Plot of the Polygon 4

and the result is given by `poly.area`

But there are other solutions as in matplotlib - users: pyplot: Extract contourset without plotting or stackoverflow : Python: find contour lines from matplotlib.pyplot.contour() with the undocumented module matplotlib._cntr without plotting anything.

• I think there is a step missing here. `type(poly)` returns `matplotlib.patches.Polygon`, which doesn't have an `area` method or property.
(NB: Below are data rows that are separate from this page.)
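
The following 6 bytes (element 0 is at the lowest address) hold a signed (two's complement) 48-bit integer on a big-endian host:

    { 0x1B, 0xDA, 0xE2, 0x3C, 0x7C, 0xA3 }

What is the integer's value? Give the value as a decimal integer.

30626912435363

In big-endian order the high byte comes first in memory.
The bytes are already most-significant first: 0x1BDAE23C7CA3.
0x1BDAE23C7CA3 = 30626912435363.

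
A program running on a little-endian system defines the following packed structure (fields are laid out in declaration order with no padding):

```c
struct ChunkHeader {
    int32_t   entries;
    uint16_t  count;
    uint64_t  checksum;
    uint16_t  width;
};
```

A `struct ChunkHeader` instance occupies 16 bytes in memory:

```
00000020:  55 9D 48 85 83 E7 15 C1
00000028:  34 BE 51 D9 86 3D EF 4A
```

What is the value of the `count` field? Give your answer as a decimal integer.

`count` follows `entries` (4 bytes), so it starts at byte offset 4 and occupies 2 bytes.
Bytes at offsets 4..5: 83 E7.
In little-endian order the low byte comes first in memory.
Reassemble most-significant byte first: E7 83 → 0xE783.
0xE783 = 59267.

59267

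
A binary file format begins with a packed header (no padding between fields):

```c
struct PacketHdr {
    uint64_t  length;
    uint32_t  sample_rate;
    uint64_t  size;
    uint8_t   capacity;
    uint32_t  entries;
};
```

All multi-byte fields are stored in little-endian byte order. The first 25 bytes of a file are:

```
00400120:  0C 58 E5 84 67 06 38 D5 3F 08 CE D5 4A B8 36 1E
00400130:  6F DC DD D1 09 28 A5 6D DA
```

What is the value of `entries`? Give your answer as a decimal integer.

3664618792

`entries` follows `length` (8 B), `sample_rate` (4 B), `size` (8 B), `capacity` (1 B), so it starts at offset 8 + 4 + 8 + 1 = 21 and occupies 4 bytes.
Bytes at offsets 21..24: 28 A5 6D DA.
Little-endian stores the least-significant byte at the lowest address.
Reassemble most-significant byte first: DA 6D A5 28 → 0xDA6DA528.
0xDA6DA528 = 3664618792.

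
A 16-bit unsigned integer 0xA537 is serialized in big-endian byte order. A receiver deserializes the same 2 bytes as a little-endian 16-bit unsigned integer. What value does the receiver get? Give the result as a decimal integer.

14245

Stored big-endian, the bytes at ascending addresses are A5 37.
Read back as little-endian, the first byte is least significant, giving 0x37A5.
0x37A5 = 14245.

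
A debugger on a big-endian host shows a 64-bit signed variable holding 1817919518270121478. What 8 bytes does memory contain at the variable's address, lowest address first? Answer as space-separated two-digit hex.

19 3A 8C 2B 8C BD 66 06

1817919518270121478 in hexadecimal, padded to 64 bits, is 0x193A8C2B8CBD6606.
Split into bytes (most-significant first): 19 3A 8C 2B 8C BD 66 06.
Big-endian: lowest address holds the most-significant byte.
So the memory order matches the most-significant-first order: 19 3A 8C 2B 8C BD 66 06.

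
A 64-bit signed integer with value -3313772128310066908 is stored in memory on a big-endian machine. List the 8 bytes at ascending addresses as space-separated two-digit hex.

Two's complement of -3313772128310066908 in 64 bits: 3313772128310066908 = 0x2DFCE2318E82FEDC; invert → 0xD2031DCE717D0123; add 1 → 0xD2031DCE717D0124.
Split into bytes (most-significant first): D2 03 1D CE 71 7D 01 24.
In big-endian order the high byte comes first in memory.
So the memory order matches the most-significant-first order: D2 03 1D CE 71 7D 01 24.

D2 03 1D CE 71 7D 01 24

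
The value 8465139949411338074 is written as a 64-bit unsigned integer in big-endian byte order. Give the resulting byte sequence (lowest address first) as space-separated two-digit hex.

75 7A 37 EF 0A A1 87 5A

8465139949411338074 in hexadecimal, padded to 64 bits, is 0x757A37EF0AA1875A.
Split into bytes (most-significant first): 75 7A 37 EF 0A A1 87 5A.
Big-endian stores the most-significant byte at the lowest address.
So the memory order matches the most-significant-first order: 75 7A 37 EF 0A A1 87 5A.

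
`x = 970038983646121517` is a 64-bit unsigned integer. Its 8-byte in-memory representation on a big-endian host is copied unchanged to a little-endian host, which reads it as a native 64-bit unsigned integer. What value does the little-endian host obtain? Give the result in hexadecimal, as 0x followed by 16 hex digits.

0x2D0E82EE5045760D

970038983646121517 in 64-bit hexadecimal is 0x0D764550EE820E2D.
Stored big-endian, the bytes at ascending addresses are 0D 76 45 50 EE 82 0E 2D.
Read back as little-endian, the first byte is least significant, giving 0x2D0E82EE5045760D.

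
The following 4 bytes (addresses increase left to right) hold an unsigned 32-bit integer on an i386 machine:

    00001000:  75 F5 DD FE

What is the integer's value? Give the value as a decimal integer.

4275959157

In little-endian order the low byte comes first in memory.
Reassemble most-significant byte first: FE DD F5 75 → 0xFEDDF575.
0xFEDDF575 = 4275959157.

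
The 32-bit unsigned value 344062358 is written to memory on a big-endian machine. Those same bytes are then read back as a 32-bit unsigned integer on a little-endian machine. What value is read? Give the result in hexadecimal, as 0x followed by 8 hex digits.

0x96F98114

344062358 in 32-bit hexadecimal is 0x1481F996.
Stored big-endian, the bytes at ascending addresses are 14 81 F9 96.
Read back as little-endian, the first byte is least significant, giving 0x96F98114.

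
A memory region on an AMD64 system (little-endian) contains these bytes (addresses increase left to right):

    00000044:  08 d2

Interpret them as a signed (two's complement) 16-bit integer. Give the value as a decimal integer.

Little-endian stores the least-significant byte at the lowest address.
Reassemble most-significant byte first: D2 08 → 0xD208.
Top bit is set, so as a signed 16-bit value this is 0xD208 − 2^16 = -11768.

-11768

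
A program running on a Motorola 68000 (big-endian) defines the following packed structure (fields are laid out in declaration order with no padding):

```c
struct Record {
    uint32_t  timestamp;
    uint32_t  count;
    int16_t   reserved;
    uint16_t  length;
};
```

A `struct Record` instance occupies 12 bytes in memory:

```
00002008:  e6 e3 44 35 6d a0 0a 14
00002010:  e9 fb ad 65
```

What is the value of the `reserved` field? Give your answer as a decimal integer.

-5637

`reserved` follows `timestamp` (4 B), `count` (4 B), so it starts at offset 4 + 4 = 8 and occupies 2 bytes.
Bytes at offsets 8..9: E9 FB.
In big-endian order the high byte comes first in memory.
The bytes are already most-significant first: 0xE9FB.
Top bit is set, so as a signed 16-bit value this is 0xE9FB − 2^16 = -5637.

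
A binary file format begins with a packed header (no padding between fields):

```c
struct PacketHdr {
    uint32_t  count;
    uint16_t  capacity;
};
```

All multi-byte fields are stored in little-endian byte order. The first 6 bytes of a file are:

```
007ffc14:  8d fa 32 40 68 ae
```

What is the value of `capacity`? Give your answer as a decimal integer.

`capacity` follows `count` (4 bytes), so it starts at byte offset 4 and occupies 2 bytes.
Bytes at offsets 4..5: 68 AE.
Little-endian: lowest address holds the least-significant byte.
Reassemble most-significant byte first: AE 68 → 0xAE68.
0xAE68 = 44648.

44648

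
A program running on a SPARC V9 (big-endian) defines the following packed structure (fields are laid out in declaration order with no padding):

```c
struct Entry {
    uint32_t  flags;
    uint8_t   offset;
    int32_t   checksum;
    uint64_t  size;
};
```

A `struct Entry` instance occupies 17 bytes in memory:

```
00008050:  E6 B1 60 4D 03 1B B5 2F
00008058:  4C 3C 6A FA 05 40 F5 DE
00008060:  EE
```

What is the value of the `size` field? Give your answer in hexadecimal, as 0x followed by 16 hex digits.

`size` follows `flags` (4 B), `offset` (1 B), `checksum` (4 B), so it starts at offset 4 + 1 + 4 = 9 and occupies 8 bytes.
Bytes at offsets 9..16: 3C 6A FA 05 40 F5 DE EE.
In big-endian order the high byte comes first in memory.
The bytes are already most-significant first: 0x3C6AFA0540F5DEEE.

0x3C6AFA0540F5DEEE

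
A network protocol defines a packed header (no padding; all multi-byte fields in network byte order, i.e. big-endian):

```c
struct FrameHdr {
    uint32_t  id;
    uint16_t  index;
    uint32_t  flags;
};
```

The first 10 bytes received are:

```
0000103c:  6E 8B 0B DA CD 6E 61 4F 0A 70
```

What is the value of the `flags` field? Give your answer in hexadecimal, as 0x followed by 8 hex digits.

0x614F0A70

`flags` follows `id` (4 B), `index` (2 B), so it starts at offset 4 + 2 = 6 and occupies 4 bytes.
Bytes at offsets 6..9: 61 4F 0A 70.
Big-endian stores the most-significant byte at the lowest address.
The bytes are already most-significant first: 0x614F0A70.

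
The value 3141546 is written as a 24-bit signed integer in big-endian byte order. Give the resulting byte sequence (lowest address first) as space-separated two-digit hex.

3141546 in hexadecimal, padded to 24 bits, is 0x2FEFAA.
Split into bytes (most-significant first): 2F EF AA.
Big-endian: lowest address holds the most-significant byte.
So the memory order matches the most-significant-first order: 2F EF AA.

2F EF AA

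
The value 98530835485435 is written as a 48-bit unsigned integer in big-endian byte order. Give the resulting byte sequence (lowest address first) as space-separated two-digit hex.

98530835485435 in hexadecimal, padded to 48 bits, is 0x599CFF72D2FB.
Split into bytes (most-significant first): 59 9C FF 72 D2 FB.
Big-endian: lowest address holds the most-significant byte.
So the memory order matches the most-significant-first order: 59 9C FF 72 D2 FB.

59 9C FF 72 D2 FB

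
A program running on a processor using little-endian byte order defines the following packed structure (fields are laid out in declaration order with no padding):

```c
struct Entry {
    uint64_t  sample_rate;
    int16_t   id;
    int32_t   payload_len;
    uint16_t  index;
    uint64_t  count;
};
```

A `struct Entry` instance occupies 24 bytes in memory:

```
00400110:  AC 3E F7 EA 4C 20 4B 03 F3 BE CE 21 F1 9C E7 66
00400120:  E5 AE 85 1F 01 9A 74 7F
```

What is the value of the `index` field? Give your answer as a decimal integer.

`index` follows `sample_rate` (8 B), `id` (2 B), `payload_len` (4 B), so it starts at offset 8 + 2 + 4 = 14 and occupies 2 bytes.
Bytes at offsets 14..15: E7 66.
Little-endian stores the least-significant byte at the lowest address.
Reassemble most-significant byte first: 66 E7 → 0x66E7.
0x66E7 = 26343.

26343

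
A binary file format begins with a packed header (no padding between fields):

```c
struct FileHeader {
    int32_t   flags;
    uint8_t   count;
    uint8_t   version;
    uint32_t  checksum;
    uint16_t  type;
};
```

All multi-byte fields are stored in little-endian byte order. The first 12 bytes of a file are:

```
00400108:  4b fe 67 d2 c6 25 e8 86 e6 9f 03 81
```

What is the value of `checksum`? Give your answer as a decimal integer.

2682685160

`checksum` follows `flags` (4 B), `count` (1 B), `version` (1 B), so it starts at offset 4 + 1 + 1 = 6 and occupies 4 bytes.
Bytes at offsets 6..9: E8 86 E6 9F.
Little-endian stores the least-significant byte at the lowest address.
Reassemble most-significant byte first: 9F E6 86 E8 → 0x9FE686E8.
0x9FE686E8 = 2682685160.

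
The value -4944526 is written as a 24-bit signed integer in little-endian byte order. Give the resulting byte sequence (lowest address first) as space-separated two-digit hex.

72 8D B4

Two's complement of -4944526 in 24 bits: 4944526 = 0x4B728E; invert → 0xB48D71; add 1 → 0xB48D72.
Split into bytes (most-significant first): B4 8D 72.
Little-endian stores the least-significant byte at the lowest address.
So at ascending addresses the bytes are 72 8D B4.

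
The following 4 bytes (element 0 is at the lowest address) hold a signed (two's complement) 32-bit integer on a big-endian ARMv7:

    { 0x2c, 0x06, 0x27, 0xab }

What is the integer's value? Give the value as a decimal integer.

738600875

Big-endian: lowest address holds the most-significant byte.
The bytes are already most-significant first: 0x2C0627AB.
0x2C0627AB = 738600875.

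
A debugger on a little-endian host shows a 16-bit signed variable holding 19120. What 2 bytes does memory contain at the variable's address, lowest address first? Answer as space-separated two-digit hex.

19120 in hexadecimal, padded to 16 bits, is 0x4AB0.
Split into bytes (most-significant first): 4A B0.
Little-endian stores the least-significant byte at the lowest address.
So at ascending addresses the bytes are B0 4A.

B0 4A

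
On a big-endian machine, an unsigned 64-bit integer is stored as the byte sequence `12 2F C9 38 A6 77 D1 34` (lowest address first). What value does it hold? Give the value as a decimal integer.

In big-endian order the high byte comes first in memory.
The bytes are already most-significant first: 0x122FC938A677D134.
0x122FC938A677D134 = 1310487261736325428.

1310487261736325428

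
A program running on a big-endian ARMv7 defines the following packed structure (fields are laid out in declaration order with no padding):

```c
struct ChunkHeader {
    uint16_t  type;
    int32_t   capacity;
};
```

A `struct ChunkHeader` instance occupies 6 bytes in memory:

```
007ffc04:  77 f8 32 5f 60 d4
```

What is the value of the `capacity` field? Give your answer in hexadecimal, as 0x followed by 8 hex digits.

`capacity` follows `type` (2 bytes), so it starts at byte offset 2 and occupies 4 bytes.
Bytes at offsets 2..5: 32 5F 60 D4.
In big-endian order the high byte comes first in memory.
The bytes are already most-significant first: 0x325F60D4.

0x325F60D4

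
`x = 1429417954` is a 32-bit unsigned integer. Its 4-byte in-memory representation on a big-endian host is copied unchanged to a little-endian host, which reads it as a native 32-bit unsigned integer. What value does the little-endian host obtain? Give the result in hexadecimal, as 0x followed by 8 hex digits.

1429417954 in 32-bit hexadecimal is 0x55332FE2.
Stored big-endian, the bytes at ascending addresses are 55 33 2F E2.
Read back as little-endian, the first byte is least significant, giving 0xE22F3355.

0xE22F3355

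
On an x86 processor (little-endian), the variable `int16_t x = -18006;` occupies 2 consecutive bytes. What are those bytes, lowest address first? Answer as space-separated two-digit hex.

AA B9

Two's complement of -18006 in 16 bits: 18006 = 0x4656; invert → 0xB9A9; add 1 → 0xB9AA.
Split into bytes (most-significant first): B9 AA.
Little-endian stores the least-significant byte at the lowest address.
So at ascending addresses the bytes are AA B9.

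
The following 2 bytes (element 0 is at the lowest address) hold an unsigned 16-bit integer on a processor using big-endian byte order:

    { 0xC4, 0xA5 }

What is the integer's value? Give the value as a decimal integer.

50341

Big-endian: lowest address holds the most-significant byte.
The bytes are already most-significant first: 0xC4A5.
0xC4A5 = 50341.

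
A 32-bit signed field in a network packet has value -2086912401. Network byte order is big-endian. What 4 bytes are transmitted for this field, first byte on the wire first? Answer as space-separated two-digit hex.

Two's complement of -2086912401 in 32 bits: 2086912401 = 0x7C63C191; invert → 0x839C3E6E; add 1 → 0x839C3E6F.
Split into bytes (most-significant first): 83 9C 3E 6F.
Big-endian: lowest address holds the most-significant byte.
So the memory order matches the most-significant-first order: 83 9C 3E 6F.

83 9C 3E 6F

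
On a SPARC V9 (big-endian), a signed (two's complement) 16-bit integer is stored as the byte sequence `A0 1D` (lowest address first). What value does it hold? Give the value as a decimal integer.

Big-endian stores the most-significant byte at the lowest address.
The bytes are already most-significant first: 0xA01D.
Top bit is set, so as a signed 16-bit value this is 0xA01D − 2^16 = -24547.

-24547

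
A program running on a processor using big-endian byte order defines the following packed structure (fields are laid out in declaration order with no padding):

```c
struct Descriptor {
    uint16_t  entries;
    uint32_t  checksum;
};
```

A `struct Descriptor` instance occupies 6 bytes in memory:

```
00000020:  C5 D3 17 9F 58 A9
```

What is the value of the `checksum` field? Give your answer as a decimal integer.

396318889

`checksum` follows `entries` (2 bytes), so it starts at byte offset 2 and occupies 4 bytes.
Bytes at offsets 2..5: 17 9F 58 A9.
Big-endian: lowest address holds the most-significant byte.
The bytes are already most-significant first: 0x179F58A9.
0x179F58A9 = 396318889.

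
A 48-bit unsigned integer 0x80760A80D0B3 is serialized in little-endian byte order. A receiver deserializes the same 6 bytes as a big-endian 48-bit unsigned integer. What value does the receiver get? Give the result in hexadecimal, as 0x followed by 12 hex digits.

0xB3D0800A7680

Stored little-endian, the bytes at ascending addresses are B3 D0 80 0A 76 80.
Read back as big-endian, the last byte is least significant, giving 0xB3D0800A7680.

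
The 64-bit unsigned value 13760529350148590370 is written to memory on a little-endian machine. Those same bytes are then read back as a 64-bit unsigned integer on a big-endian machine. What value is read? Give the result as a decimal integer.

13760529350148590370 in 64-bit hexadecimal is 0xBEF738899CF18B22.
Stored little-endian, the bytes at ascending addresses are 22 8B F1 9C 89 38 F7 BE.
Read back as big-endian, the last byte is least significant, giving 0x228BF19C8938F7BE.
0x228BF19C8938F7BE = 2489348873671735230.

2489348873671735230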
How do I convert this to a `shapely` object? – Rich Signell Jun 5 '14 at 14:25
• `Polygon([(i[0], i[1]) for i in zip(x,y)])` is a shapely object, look at The Shapely User Manual – gene Jun 5 '14 at 20:54
• Grr... was using `ipython notebook --pylab` and was getting the wrong `Polygon` constructor (from Matplotlib instead of Shapely) – Rich Signell Jun 5 '14 at 21:09
• Ipython notebook here: nbviewer.ipython.org/gist/rsignell-usgs/dd0c63ea8755d6317db2 – Rich Signell Jun 5 '14 at 21:18

To complete the accepted answer, one should note that the method will fail if either of these is true:

1. There is more than one polygon for a given level
2. There are "holes" in the polygon (in this case, the accepted answer would work but would create an invalid Polygon which can be problematic down the line)

Code:

The following code would fix both problems at once:

``````from shapely import geometry
for col in cs.collections:
# Loop through all polygons that have the same intensity level
for contour_path in col.get_paths():
# Create the polygon for this intensity level
# The first polygon in the path is the main one, the following ones are "holes"
for ncp,cp in enumerate(contour_path.to_polygons()):
x = cp[:,0]
y = cp[:,1]
new_shape = geometry.Polygon([(i[0], i[1]) for i in zip(x,y)])
if ncp == 0:
poly = new_shape
else:
# Remove the holes if there are any
poly = poly.difference(new_shape)
# Can also be left out if you want to include all rings

# do something with polygon
print poly
``````

Explanations:

1. If more than one polygon exist with the same intensity level, `.get_paths()` will contain more than one item. Therefore, looping on `.get_paths()` allows one not to miss any polygon.
2. If there are holes, the `vertices` property returns all of the points in the polygons, regardless if there are on the exterior or interior. Therefore, one should create a polygon with the exterior and remove all the polygons inside. Using `.to_polygons()` allows to get all the polygons (exterior and interior), the first one being the exterior one. With the `difference` function, you can remove all the holes.